CVE-2026-0800 is a stored Cross-Site Scripting (XSS) vulnerability identified in the WordPress plugin 'User Submitted Posts – Enable Users to Submit Posts from the Front End' developed by specialk. This plugin allows users to submit posts from the front end of a WordPress site, including custom fields. The vulnerability stems from insufficient sanitization and escaping of user-supplied input in these custom fields, enabling unauthenticated attackers to inject arbitrary JavaScript code into posts. When other users visit the affected pages, the malicious scripts execute in their browsers under the context of the vulnerable site, potentially compromising user sessions, stealing cookies, or performing actions on behalf of users. The vulnerability affects all versions up to and including 20251210. The CVSS 3.1 base score is 7.2, reflecting network attack vector, low attack complexity, no privileges or user interaction required, and a scope change indicating that the vulnerability affects components beyond the initially vulnerable plugin. The impact includes partial confidentiality and integrity loss, but no availability impact. No patches are currently linked, and no known exploits are reported in the wild, but the vulnerability's nature and ease of exploitation make it a significant risk. The plugin’s popularity among WordPress sites, especially those allowing user-generated content, increases the attack surface. Attackers can leverage this vulnerability to conduct phishing, session hijacking, or deliver malware payloads via injected scripts.

For European organizations, the impact of CVE-2026-0800 can be substantial, particularly for those operating public-facing WordPress sites that use the affected plugin to enable user-generated content. Exploitation can lead to unauthorized disclosure of sensitive information such as session cookies or personal data, enabling account takeover or further attacks. Integrity of website content can be compromised, resulting in defacement or distribution of malicious content, which can damage organizational reputation and user trust. The vulnerability does not directly affect availability but can facilitate broader attacks that may disrupt services. Organizations in sectors like e-commerce, media, education, and government, which often rely on WordPress for content management and community engagement, are at higher risk. Additionally, compliance with GDPR and other data protection regulations may be jeopardized if personal data is exposed or manipulated through this vulnerability, potentially leading to legal and financial penalties.

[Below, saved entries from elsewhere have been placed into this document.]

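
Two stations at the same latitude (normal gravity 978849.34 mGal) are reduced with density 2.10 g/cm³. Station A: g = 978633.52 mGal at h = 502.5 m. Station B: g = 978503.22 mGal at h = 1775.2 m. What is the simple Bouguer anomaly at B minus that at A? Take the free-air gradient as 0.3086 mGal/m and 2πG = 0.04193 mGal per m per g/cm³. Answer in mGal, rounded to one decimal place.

Δg_SB(A) = 978633.52 − 978849.34 + 0.3086×502.5 − 0.04193×2.10×502.5 = -105.00 mGal
Δg_SB(B) = 978503.22 − 978849.34 + 0.3086×1775.2 − 0.04193×2.10×1775.2 = 45.40 mGal
Difference = 45.40 − (-105.00) = 150.40 mGal

150.4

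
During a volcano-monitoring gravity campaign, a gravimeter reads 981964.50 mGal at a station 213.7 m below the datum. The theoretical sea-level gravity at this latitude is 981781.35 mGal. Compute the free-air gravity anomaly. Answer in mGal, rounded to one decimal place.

Free-air correction = 0.3086 × -213.7 = -65.95 mGal
Free-air anomaly = 981964.50 − 981781.35 + (-65.95) = 117.20 mGal

117.2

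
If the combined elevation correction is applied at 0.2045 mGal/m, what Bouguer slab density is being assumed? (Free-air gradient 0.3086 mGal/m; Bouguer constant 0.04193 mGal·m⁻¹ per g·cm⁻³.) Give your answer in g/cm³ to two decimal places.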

European organizations should immediately audit their WordPress installations to identify the presence of the 'User Submitted Posts – Enable Users to Submit Posts from the Front End' plugin. If present, they should upgrade to a patched version once available or temporarily disable the plugin to prevent exploitation. In the absence of an official patch, organizations can implement Web Application Firewall (WAF) rules to detect and block suspicious input patterns targeting custom fields. Input validation and output encoding should be enforced at the application level, possibly by customizing the plugin code to sanitize inputs and escape outputs properly. Regular security scanning and monitoring for unusual activity or injected scripts on user-submitted content pages are recommended. Additionally, implementing Content Security Policy (CSP) headers can help mitigate the impact of XSS by restricting script execution sources. User awareness training about phishing and suspicious links can reduce the risk of secondary attacks stemming from XSS exploitation.